No, this only affected s3 shard- it was a replication problem for that shard only. Now, I cannot guarantee the accuracy of other shards, that is why I am reimporting all, starting from enwiki/s1. As I said, it can take weeks (months?) to reimport all tables due to labs filtering, one by one, but it is happening now.

Anomie added a subscriber: Anomie.Apr 28 2016, 2:21 PM

Now, I cannot guarantee the accuracy of other shards, that is why I am reimporting all, starting from enwiki/s1.

I can confirm there was some sort of similar issue on the enwiki replica.

tools.anomiebot@tools-bastion-03:~$ sql enwiki 'select * from page where page_id>=50271944 and page_id<=50275119;'
page_id	page_namespace	page_title	page_restrictions	page_counter	page_is_redirect	page_is_new	page_random	page_touched	page_links_updated	page_latest	page_len	page_content_model
50271944	10	2011-12_Football_League_Two_table		0	1	1	0.848858636718	20160422091535	20160422091539	716545485	141	wikitext
50275119	10	1968-69_in_English_football		0	1	1	0.567951926164	20160422124451	NULL	716566974	129	wikitext

That should have output 3069 lines, not just two. Also,

MariaDB [enwiki_p]> select rev_id, rev_page, rev_timestamp from revision where rev_id>=716545495 and rev_id<=716566961;
+-----------+----------+----------------+
| rev_id    | rev_page | rev_timestamp  |
+-----------+----------+----------------+
| 716545495 | 12264894 | 20160422091542 |
| 716561763 | 50201281 | 20160422115519 |
| 716563248 | 50201281 | 20160422121036 |
| 716566961 |  8368016 | 20160422124443 |
+-----------+----------+----------------+
4 rows in set (0.00 sec)

There should be 20997 rows there, not just four.

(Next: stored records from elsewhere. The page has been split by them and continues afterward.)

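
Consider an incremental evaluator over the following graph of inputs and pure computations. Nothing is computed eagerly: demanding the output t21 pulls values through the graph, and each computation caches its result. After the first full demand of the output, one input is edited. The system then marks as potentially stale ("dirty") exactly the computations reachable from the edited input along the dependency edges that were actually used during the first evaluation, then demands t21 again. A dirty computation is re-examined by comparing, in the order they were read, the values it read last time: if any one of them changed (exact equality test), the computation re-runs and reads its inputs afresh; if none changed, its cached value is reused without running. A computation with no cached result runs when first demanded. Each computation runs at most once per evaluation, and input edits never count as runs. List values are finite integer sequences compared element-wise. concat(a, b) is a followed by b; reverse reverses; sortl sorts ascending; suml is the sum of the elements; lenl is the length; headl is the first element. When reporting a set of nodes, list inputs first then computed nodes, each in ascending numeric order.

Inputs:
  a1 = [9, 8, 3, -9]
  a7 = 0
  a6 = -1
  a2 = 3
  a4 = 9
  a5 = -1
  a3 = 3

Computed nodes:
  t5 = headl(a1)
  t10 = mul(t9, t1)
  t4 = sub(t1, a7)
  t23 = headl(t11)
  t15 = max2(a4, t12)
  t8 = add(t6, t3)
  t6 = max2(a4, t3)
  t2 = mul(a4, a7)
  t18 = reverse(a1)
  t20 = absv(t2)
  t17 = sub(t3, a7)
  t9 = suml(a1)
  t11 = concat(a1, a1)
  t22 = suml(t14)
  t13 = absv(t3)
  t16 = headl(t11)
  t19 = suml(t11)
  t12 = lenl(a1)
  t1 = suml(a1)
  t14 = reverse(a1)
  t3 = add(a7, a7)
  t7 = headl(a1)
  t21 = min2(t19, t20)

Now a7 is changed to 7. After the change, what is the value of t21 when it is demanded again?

Initial pass — values computed on the first demand:
  t2 = mul(9, 0) = 0
  t11 = concat([9, 8, 3, -9], [9, 8, 3, -9]) = [9, 8, 3, -9, 9, 8, 3, -9]
  t19 = suml([9, 8, 3, -9, 9, 8, 3, -9]) = 22
  t20 = absv(0) = 0
  t21 = min2(22, 0) = 0

Second demand — change propagation:
  t2: re-runs because a7 0->7; new result 63.
  t20: re-runs because t2 0->63; new result 63.
  t21: re-runs because t20 0->63; new result 22.

t21 now evaluates to 22.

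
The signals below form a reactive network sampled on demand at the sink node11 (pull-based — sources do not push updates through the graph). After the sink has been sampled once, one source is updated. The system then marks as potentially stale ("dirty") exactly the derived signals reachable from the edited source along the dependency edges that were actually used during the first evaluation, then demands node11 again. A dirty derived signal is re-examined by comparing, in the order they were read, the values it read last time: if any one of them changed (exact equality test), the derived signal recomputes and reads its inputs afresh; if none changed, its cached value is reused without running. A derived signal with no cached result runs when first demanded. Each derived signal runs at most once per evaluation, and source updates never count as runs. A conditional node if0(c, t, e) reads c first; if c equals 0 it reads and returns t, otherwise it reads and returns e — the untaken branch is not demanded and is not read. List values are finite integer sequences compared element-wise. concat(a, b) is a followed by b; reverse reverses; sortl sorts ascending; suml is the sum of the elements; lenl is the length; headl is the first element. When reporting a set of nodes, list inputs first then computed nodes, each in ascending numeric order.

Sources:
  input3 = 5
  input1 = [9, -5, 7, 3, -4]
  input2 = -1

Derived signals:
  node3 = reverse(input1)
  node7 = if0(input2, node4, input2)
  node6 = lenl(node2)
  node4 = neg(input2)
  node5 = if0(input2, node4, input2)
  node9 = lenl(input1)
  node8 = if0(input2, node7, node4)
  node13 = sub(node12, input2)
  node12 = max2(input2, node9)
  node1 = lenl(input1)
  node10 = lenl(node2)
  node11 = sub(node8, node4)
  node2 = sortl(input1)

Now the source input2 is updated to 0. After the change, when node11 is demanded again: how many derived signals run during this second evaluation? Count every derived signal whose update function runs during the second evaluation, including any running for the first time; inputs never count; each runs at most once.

Run set: node4, node7, node8, node11 (4 run).
The important point: the flipped condition pulls in fresh nodes; node7 runs for the first time.

Initial pass — values computed on the first demand:
  node4 = neg(-1) = 1
  node8 = if0(input2=-1 -> else branch node4) = 1
  node11 = sub(1, 1) = 0

Second demand — change propagation:
  node4: re-runs because input2 -1->0; new result 0.
  node7: newly demanded (no cache) — executes and yields 0.
  node8: re-runs because input2 -1->0; node4 1->0; new result 0.
  node11: re-runs because node8 1->0; node4 1->0; new result 0 (unchanged).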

jcrespo moved this task from Next to In progress on the DBA board.May 4 2016, 9:50 AM
jcrespo closed this task as Resolved.Dec 21 2016, 5:30 PM
jcrespo claimed this task.

These are the results on the new replica service servers:

root@localhost[srwiki_p]> select max(rev_timestamp) as max_rev, min(rev_timestamp) as min_rev from revision where rev_timestamp like '20150611%';
+----------------+----------------+
| max_rev        | min_rev        |
+----------------+----------------+
| 20150611235958 | 20150611000406 |
+----------------+----------------+
1 row in set (0.00 sec)
  • For enwiki:

master:

root@localhost[enwiki]> select count(*) from page where page_id>=50271944 and page_id<=50275119;
+----------+
| count(*) |
+----------+
|     2999 |
+----------+
1 row in set (0.01 sec)

new replica servers:

root@localhost[enwiki_p]> select count(*) from page where page_id>=50271944 and page_id<=50275119;
+----------+
| count(*) |
+----------+
|     2999 |
+----------+
1 row in set (0.00 sec)

I consider this as solved, documentation and announcement on how the new system will work will arrive soon (please be patient). Please ask if you really need the fixed data sooner.